В процессе непрерывного обновления армия потеряла боеспособность
В России грядет смена власти. В ожидании этого события чиновники новой команды примеряют кресла и должности, а старой — подчищают хвосты. Один из таких длиннющих хвостов, который тянется за всеми президентами новой России, — это реформа армии. Кто только ни пытался с ней покончить, но хвост армейских проблем каждый раз отрастал заново. И вот наконец на финише своего президентства Дмитрий Медведев решительно его обрубил, заявив: «Реформирование Вооруженных сил практически завершено».

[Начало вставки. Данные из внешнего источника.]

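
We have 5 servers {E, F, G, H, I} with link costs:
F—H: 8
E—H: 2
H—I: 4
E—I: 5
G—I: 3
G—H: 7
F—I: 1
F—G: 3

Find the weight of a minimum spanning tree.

Prim, starting at G.
Step 1: cheapest edge leaving the tree is F—G (3); add F.
Step 2: cheapest edge leaving the tree is F—I (1); add I.
Step 3: cheapest edge leaving the tree is H—I (4); add H.
Step 4: cheapest edge leaving the tree is E—H (2); add E.
MST edges: F—G, F—I, H—I, E—H; total weight 3+1+4+2 = 10.

10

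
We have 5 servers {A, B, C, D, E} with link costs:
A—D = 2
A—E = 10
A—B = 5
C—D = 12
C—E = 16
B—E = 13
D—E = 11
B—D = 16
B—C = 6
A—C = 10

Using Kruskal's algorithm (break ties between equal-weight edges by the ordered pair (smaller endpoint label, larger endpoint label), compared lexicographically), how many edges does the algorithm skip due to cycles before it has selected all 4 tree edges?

Kruskal: consider edges lightest-first.
A—D (2): add — endpoints in different components.
A—B (5): add — endpoints in different components.
B—C (6): add — endpoints in different components.
A—C (10): skip — A and C already connected.
A—E (10): add — endpoints in different components.
Edges rejected before the tree was complete: 1.

1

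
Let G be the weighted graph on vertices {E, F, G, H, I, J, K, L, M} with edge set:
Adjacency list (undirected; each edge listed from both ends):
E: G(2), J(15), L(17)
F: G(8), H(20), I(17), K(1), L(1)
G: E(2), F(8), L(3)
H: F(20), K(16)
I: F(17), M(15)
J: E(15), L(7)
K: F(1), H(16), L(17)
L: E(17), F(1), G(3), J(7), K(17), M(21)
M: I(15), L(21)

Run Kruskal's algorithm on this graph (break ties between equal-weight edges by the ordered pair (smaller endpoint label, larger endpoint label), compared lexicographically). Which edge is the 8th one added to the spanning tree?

Sort edges by weight, then run Kruskal:
F K (1): add — endpoints in different components.
F L (1): add — endpoints in different components.
E G (2): add — endpoints in different components.
G L (3): add — endpoints in different components.
J L (7): add — endpoints in different components.
F G (8): skip — F and G already connected.
E J (15): skip — E and J already connected.
I M (15): add — endpoints in different components.
H K (16): add — endpoints in different components.
E L (17): skip — E and L already connected.
F I (17): add — endpoints in different components.
The 8th edge added is F I.

F-I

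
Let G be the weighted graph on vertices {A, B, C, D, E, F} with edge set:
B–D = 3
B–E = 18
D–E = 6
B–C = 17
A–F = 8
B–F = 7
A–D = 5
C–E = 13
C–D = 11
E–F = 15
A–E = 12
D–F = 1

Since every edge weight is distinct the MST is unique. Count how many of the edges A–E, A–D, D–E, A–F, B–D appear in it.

3

Kruskal: consider edges lightest-first.
D–F (1): add. Components now {A} {B} {C} {D,F} {E}
B–D (3): add. Components now {A} {B,D,F} {C} {E}
A–D (5): add. Components now {A,B,D,F} {C} {E}
D–E (6): add. Components now {A,B,D,E,F} {C}
B–F (7): skip — B and F already connected.
A–F (8): skip — A and F already connected.
C–D (11): add. Components now {A,B,C,D,E,F}
MST edge set: {D–F, B–D, A–D, D–E, C–D}.
Of the listed edges, {A–D, D–E, B–D} are in the MST → 3.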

Неужели? Сколько раз мы слышали эти слова? Можно ли рассчитывать, что на сей раз они наконец сбудутся и хотя бы на ближайшее десятилетие эта реформа станет последней? В этом пытался разобраться журналист «МК».

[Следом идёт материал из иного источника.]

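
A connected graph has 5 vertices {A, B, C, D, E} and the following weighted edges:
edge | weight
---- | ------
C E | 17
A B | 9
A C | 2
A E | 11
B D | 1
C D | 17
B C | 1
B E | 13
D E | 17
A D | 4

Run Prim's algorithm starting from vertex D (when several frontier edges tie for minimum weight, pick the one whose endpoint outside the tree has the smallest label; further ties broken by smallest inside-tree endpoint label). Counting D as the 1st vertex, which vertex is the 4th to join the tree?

A

Grow the tree from D using Prim:
Step 1: cheapest edge leaving the tree is B D (1); add B.
Step 2: cheapest edge leaving the tree is B C (1); add C.
Step 3: cheapest edge leaving the tree is A C (2); add A.
Step 4: cheapest edge leaving the tree is A E (11); add E.
Vertex order: D, B, C, A, E. The 4th vertex is A.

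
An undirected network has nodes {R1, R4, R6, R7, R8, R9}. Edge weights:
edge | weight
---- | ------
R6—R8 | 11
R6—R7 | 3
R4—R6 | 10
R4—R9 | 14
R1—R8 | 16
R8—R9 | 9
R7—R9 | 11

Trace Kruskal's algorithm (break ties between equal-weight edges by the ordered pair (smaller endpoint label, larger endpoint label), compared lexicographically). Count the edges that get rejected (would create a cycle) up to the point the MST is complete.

Sort edges by weight, then run Kruskal:
R6—R7 (3): add. Components now {R8} {R6,R7} {R1} {R4} {R9}
R8—R9 (9): add. Components now {R8,R9} {R6,R7} {R1} {R4}
R4—R6 (10): add. Components now {R8,R9} {R4,R6,R7} {R1}
R6—R8 (11): add. Components now {R4,R6,R7,R8,R9} {R1}
R7—R9 (11): skip — R7 and R9 already connected.
R4—R9 (14): skip — R4 and R9 already connected.
R1—R8 (16): add. Components now {R1,R4,R6,R7,R8,R9}
Edges rejected before the tree was complete: 2.

2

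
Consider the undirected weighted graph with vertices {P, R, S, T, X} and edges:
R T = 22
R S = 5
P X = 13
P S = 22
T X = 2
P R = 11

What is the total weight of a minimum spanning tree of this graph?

Kruskal's algorithm — process edges by increasing weight (ties by edge label):
T X (2): add — endpoints in different components.
R S (5): add — endpoints in different components.
P R (11): add — endpoints in different components.
P X (13): add — endpoints in different components.
MST edges: T X, R S, P R, P X; total weight 2+5+11+13 = 31.

31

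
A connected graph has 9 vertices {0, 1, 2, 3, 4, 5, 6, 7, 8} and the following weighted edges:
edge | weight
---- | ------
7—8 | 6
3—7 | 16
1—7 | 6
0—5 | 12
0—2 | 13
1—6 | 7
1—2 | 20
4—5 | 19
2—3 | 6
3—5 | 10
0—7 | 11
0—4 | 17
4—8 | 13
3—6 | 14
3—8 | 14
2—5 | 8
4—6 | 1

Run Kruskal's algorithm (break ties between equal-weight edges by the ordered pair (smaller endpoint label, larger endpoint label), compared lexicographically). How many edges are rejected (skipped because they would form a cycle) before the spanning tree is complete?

Kruskal: consider edges lightest-first.
4—6 (1): add — endpoints in different components.
1—7 (6): add — endpoints in different components.
2—3 (6): add — endpoints in different components.
7—8 (6): add — endpoints in different components.
1—6 (7): add — endpoints in different components.
2—5 (8): add — endpoints in different components.
3—5 (10): skip — 3 and 5 already connected.
0—7 (11): add — endpoints in different components.
0—5 (12): add — endpoints in different components.
Edges rejected before the tree was complete: 1.

1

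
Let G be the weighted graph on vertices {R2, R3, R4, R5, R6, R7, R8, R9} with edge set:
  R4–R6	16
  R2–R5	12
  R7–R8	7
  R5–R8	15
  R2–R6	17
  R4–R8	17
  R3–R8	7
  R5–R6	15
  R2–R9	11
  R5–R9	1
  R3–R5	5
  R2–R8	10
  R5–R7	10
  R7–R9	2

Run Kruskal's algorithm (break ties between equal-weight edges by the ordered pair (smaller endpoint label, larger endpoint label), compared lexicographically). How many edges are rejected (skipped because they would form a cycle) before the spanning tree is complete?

Kruskal's algorithm — process edges by increasing weight (ties by edge label):
R5–R9 (1): add — endpoints in different components.
R7–R9 (2): add — endpoints in different components.
R3–R5 (5): add — endpoints in different components.
R3–R8 (7): add — endpoints in different components.
R7–R8 (7): skip — R7 and R8 already connected.
R2–R8 (10): add — endpoints in different components.
R5–R7 (10): skip — R7 and R5 already connected.
R2–R9 (11): skip — R2 and R9 already connected.
R2–R5 (12): skip — R2 and R5 already connected.
R5–R6 (15): add — endpoints in different components.
R5–R8 (15): skip — R8 and R5 already connected.
R4–R6 (16): add — endpoints in different components.
Edges rejected before the tree was complete: 5.

5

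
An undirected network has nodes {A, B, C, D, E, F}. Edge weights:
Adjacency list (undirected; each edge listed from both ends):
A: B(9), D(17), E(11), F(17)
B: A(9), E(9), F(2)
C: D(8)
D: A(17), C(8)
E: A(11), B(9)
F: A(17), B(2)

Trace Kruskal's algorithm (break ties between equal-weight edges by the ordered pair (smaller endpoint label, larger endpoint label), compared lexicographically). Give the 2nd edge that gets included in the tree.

Sort edges by weight, then run Kruskal:
B–F (2): add. Components now {A} {B,F} {C} {D} {E}
C–D (8): add. Components now {A} {B,F} {C,D} {E}
A–B (9): add. Components now {A,B,F} {C,D} {E}
B–E (9): add. Components now {A,B,E,F} {C,D}
A–E (11): skip — A and E already connected.
A–D (17): add. Components now {A,B,C,D,E,F}
The 2nd edge added is C–D.

C-D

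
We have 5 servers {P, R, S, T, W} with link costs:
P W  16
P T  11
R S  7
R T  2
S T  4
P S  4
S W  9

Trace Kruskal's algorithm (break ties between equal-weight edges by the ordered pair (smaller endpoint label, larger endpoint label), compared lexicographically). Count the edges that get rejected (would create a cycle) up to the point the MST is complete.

Sort edges by weight, then run Kruskal:
R T (2): add. Components now {P} {R,T} {W} {S}
P S (4): add. Components now {P,S} {R,T} {W}
S T (4): add. Components now {P,R,S,T} {W}
R S (7): skip — R and S already connected.
S W (9): add. Components now {P,R,S,T,W}
Edges rejected before the tree was complete: 1.

1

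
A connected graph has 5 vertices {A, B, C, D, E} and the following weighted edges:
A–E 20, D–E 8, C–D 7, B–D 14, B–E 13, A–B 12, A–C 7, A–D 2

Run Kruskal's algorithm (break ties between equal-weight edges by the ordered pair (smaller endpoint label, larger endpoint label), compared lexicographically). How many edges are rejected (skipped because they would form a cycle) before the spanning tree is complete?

1

Sort edges by weight, then run Kruskal:
A–D (2): add — endpoints in different components.
A–C (7): add — endpoints in different components.
C–D (7): skip — C and D already connected.
D–E (8): add — endpoints in different components.
A–B (12): add — endpoints in different components.
Edges rejected before the tree was complete: 1.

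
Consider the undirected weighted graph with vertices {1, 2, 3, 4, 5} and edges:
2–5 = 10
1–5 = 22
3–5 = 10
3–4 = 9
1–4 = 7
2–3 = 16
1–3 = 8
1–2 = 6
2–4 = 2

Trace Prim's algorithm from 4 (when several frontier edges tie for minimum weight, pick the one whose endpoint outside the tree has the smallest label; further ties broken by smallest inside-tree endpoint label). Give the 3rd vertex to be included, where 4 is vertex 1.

1

Prim, starting at 4.
Step 1: frontier [2–4 2, 1–4 7, 3–4 9] → take 2–4 (2); add 2.
Step 2: frontier [1–2 6, 2–5 10, 2–3 16, 1–4 7, 3–4 9] → take 1–2 (6); add 1.
Step 3: frontier [1–3 8, 1–5 22, 2–5 10, 2–3 16, 3–4 9] → take 1–3 (8); add 3.
Step 4: frontier [1–5 22, 2–5 10, 3–5 10] → take 2–5 (10); add 5.
Vertex order: 4, 2, 1, 3, 5. The 3rd vertex is 1.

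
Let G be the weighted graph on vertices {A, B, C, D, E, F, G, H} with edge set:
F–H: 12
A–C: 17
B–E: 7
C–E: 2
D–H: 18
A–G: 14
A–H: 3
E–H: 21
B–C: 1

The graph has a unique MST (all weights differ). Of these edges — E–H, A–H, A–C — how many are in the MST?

2

Kruskal: consider edges lightest-first.
B–C (1): add — endpoints in different components.
C–E (2): add — endpoints in different components.
A–H (3): add — endpoints in different components.
B–E (7): skip — B and E already connected.
F–H (12): add — endpoints in different components.
A–G (14): add — endpoints in different components.
A–C (17): add — endpoints in different components.
D–H (18): add — endpoints in different components.
MST edge set: {B–C, C–E, A–H, F–H, A–G, A–C, D–H}.
Of the listed edges, {A–H, A–C} are in the MST → 2.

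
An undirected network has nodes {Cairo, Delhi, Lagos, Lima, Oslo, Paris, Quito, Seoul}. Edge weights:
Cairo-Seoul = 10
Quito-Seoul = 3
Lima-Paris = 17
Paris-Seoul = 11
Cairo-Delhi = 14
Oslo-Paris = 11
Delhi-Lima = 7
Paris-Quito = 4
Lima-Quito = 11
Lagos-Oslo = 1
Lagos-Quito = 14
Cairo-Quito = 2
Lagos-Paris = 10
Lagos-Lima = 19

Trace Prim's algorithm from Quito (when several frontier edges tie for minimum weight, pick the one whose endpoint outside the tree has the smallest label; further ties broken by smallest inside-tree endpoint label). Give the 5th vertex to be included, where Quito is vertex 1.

Prim, starting at Quito.
Step 1: cheapest edge leaving the tree is Cairo-Quito (2); add Cairo.
Step 2: cheapest edge leaving the tree is Quito-Seoul (3); add Seoul.
Step 3: cheapest edge leaving the tree is Paris-Quito (4); add Paris.
Step 4: cheapest edge leaving the tree is Lagos-Paris (10); add Lagos.
Step 5: cheapest edge leaving the tree is Lagos-Oslo (1); add Oslo.
Step 6: cheapest edge leaving the tree is Lima-Quito (11); add Lima.
Step 7: cheapest edge leaving the tree is Delhi-Lima (7); add Delhi.
Vertex order: Quito, Cairo, Seoul, Paris, Lagos, Oslo, Lima, Delhi. The 5th vertex is Lagos.

Lagos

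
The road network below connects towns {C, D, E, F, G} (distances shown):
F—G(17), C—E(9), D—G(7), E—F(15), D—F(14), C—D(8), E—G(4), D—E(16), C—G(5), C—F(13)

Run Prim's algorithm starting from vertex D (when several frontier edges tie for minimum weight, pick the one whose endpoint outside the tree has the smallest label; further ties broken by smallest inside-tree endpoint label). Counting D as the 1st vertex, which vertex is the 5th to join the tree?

F

Prim, starting at D.
Step 1: cheapest edge leaving the tree is D—G (7); add G.
Step 2: cheapest edge leaving the tree is E—G (4); add E.
Step 3: cheapest edge leaving the tree is C—G (5); add C.
Step 4: cheapest edge leaving the tree is C—F (13); add F.
Vertex order: D, G, E, C, F. The 5th vertex is F.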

Как-то один военачальник сказал: пока у нас остается хотя бы с десяток ядерных ракет, к нам никто не сунется. А до тех пор реформируй армию сколько хочешь.

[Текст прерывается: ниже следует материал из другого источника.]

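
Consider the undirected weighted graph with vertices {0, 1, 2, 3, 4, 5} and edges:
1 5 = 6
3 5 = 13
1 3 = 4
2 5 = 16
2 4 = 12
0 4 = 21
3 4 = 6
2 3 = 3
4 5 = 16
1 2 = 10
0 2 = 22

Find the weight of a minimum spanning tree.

40

Prim's algorithm from 0:
Step 1: frontier [0 4 21, 0 2 22] → take 0 4 (21); add 4.
Step 2: frontier [0 2 22, 3 4 6, 2 4 12, 4 5 16] → take 3 4 (6); add 3.
Step 3: frontier [0 2 22, 2 3 3, 1 3 4, 3 5 13, 2 4 12, 4 5 16] → take 2 3 (3); add 2.
Step 4: frontier [1 2 10, 2 5 16, 1 3 4, 3 5 13, 4 5 16] → take 1 3 (4); add 1.
Step 5: frontier [1 5 6, 2 5 16, 3 5 13, 4 5 16] → take 1 5 (6); add 5.
MST edges: 0 4, 3 4, 2 3, 1 3, 1 5; total weight 21+6+3+4+6 = 40.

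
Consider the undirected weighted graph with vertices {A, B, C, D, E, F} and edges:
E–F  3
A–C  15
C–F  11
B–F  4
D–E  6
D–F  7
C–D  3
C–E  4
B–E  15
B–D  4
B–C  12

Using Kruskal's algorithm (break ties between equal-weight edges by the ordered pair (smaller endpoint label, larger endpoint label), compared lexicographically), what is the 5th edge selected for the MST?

Kruskal's algorithm — process edges by increasing weight (ties by edge label):
C–D (3): add. Components now {A} {B} {C,D} {E} {F}
E–F (3): add. Components now {A} {B} {C,D} {E,F}
B–D (4): add. Components now {A} {B,C,D} {E,F}
B–F (4): add. Components now {A} {B,C,D,E,F}
C–E (4): skip — C and E already connected.
D–E (6): skip — D and E already connected.
D–F (7): skip — D and F already connected.
C–F (11): skip — C and F already connected.
B–C (12): skip — B and C already connected.
A–C (15): add. Components now {A,B,C,D,E,F}
The 5th edge added is A–C.

A-C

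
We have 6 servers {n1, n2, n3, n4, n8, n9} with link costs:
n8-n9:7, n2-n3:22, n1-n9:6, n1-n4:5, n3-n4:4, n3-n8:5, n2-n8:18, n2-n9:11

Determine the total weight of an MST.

31

Prim's algorithm from n2:
Step 1: cheapest edge leaving the tree is n2-n9 (11); add n9.
Step 2: cheapest edge leaving the tree is n1-n9 (6); add n1.
Step 3: cheapest edge leaving the tree is n1-n4 (5); add n4.
Step 4: cheapest edge leaving the tree is n3-n4 (4); add n3.
Step 5: cheapest edge leaving the tree is n3-n8 (5); add n8.
MST edges: n2-n9, n1-n9, n1-n4, n3-n4, n3-n8; total weight 11+6+5+4+5 = 31.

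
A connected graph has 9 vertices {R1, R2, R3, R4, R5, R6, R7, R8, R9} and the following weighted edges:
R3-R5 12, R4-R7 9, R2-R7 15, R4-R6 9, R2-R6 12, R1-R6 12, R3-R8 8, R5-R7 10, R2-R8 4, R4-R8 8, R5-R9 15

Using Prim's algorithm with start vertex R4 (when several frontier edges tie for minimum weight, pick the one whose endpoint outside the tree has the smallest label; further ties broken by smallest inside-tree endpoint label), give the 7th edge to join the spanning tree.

Prim's algorithm from R4:
Step 1: cheapest edge leaving the tree is R4-R8 (8); add R8.
Step 2: cheapest edge leaving the tree is R2-R8 (4); add R2.
Step 3: cheapest edge leaving the tree is R3-R8 (8); add R3.
Step 4: cheapest edge leaving the tree is R4-R6 (9); add R6.
Step 5: cheapest edge leaving the tree is R4-R7 (9); add R7.
Step 6: cheapest edge leaving the tree is R5-R7 (10); add R5.
Step 7: cheapest edge leaving the tree is R1-R6 (12); add R1.
Step 8: cheapest edge leaving the tree is R5-R9 (15); add R9.
The 7th edge added is R1-R6.

R1-R6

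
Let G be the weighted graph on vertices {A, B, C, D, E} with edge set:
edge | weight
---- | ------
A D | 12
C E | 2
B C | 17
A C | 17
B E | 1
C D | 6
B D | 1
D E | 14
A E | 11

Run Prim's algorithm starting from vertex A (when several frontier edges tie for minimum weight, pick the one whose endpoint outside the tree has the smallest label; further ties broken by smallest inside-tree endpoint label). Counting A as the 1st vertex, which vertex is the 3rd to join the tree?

Grow the tree from A using Prim:
Step 1: frontier [A E 11, A D 12, A C 17] → take A E (11); add E.
Step 2: frontier [A D 12, A C 17, B E 1, C E 2, D E 14] → take B E (1); add B.
Step 3: frontier [A D 12, A C 17, B D 1, B C 17, C E 2, D E 14] → take B D (1); add D.
Step 4: frontier [A C 17, B C 17, C D 6, C E 2] → take C E (2); add C.
Vertex order: A, E, B, D, C. The 3rd vertex is B.

B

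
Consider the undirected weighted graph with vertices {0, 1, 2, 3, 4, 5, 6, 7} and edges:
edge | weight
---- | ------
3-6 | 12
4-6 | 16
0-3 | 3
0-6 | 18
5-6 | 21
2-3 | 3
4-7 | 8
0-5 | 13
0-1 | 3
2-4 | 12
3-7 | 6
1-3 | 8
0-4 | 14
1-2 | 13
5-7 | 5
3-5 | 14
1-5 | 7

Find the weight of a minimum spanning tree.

40

Grow the tree from 1 using Prim:
Step 1: cheapest edge leaving the tree is 0-1 (3); add 0.
Step 2: cheapest edge leaving the tree is 0-3 (3); add 3.
Step 3: cheapest edge leaving the tree is 2-3 (3); add 2.
Step 4: cheapest edge leaving the tree is 3-7 (6); add 7.
Step 5: cheapest edge leaving the tree is 5-7 (5); add 5.
Step 6: cheapest edge leaving the tree is 4-7 (8); add 4.
Step 7: cheapest edge leaving the tree is 3-6 (12); add 6.
MST edges: 0-1, 0-3, 2-3, 3-7, 5-7, 4-7, 3-6; total weight 3+3+3+6+5+8+12 = 40.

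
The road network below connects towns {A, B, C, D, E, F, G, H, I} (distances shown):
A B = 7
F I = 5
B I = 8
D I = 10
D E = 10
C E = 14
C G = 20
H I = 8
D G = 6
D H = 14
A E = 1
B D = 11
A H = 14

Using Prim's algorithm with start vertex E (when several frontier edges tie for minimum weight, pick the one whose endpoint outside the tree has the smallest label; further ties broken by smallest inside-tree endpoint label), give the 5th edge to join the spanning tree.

Grow the tree from E using Prim:
Step 1: frontier [A E 1, D E 10, C E 14] → take A E (1); add A.
Step 2: frontier [A B 7, A H 14, D E 10, C E 14] → take A B (7); add B.
Step 3: frontier [A H 14, B I 8, B D 11, D E 10, C E 14] → take B I (8); add I.
Step 4: frontier [A H 14, B D 11, D E 10, C E 14, F I 5, H I 8, D I 10] → take F I (5); add F.
Step 5: frontier [A H 14, B D 11, D E 10, C E 14, H I 8, D I 10] → take H I (8); add H.
Step 6: frontier [B D 11, D E 10, C E 14, D H 14, D I 10] → take D E (10); add D.
Step 7: frontier [D G 6, C E 14] → take D G (6); add G.
Step 8: frontier [C E 14, C G 20] → take C E (14); add C.
The 5th edge added is H I.

H-I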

Такая перспектива имеется. Каждый, кто объявляет «реформа завершена», тут же прибавляет «фактически», «в основном», «в целом»… В версии Дмитрия Медведева было «практически». А значит, пути для новых реформ у нас всегда открыты. Тем более что нет ни одного человека, который, зная реальное положение дел в армии, мог бы сказать: реформа больше не нужна.
Нужна. Даже очень. Но умная, продуманная, идущая от головы, а не от того места, которым она каждый раз к нам же и оборачивается.
***
В постсоветской России о необходимости реформы армии впервые заявил еще Борис Ельцин. В 1991 году он назначил министром обороны главного армейского связиста Константина Кобеца, поддержавшего его во время августовских событий, и поручил ему из имперской армии бывшего Союза сделать новую армию демократической России.
Не сложилось. Кобец был арестован за необоснованное перечисление бюджетных миллиардов в коммерческие структуры (тогда министров за это еще сажали). И в 1992-м Минобороны возглавил десантник Павел Грачев. Он первый заявил, что армию надо формировать по смешанному принципу с дальнейшим полным переходом на контракт. Но в июне 1996 года и его с подмоченной репутацией отправили в отставку.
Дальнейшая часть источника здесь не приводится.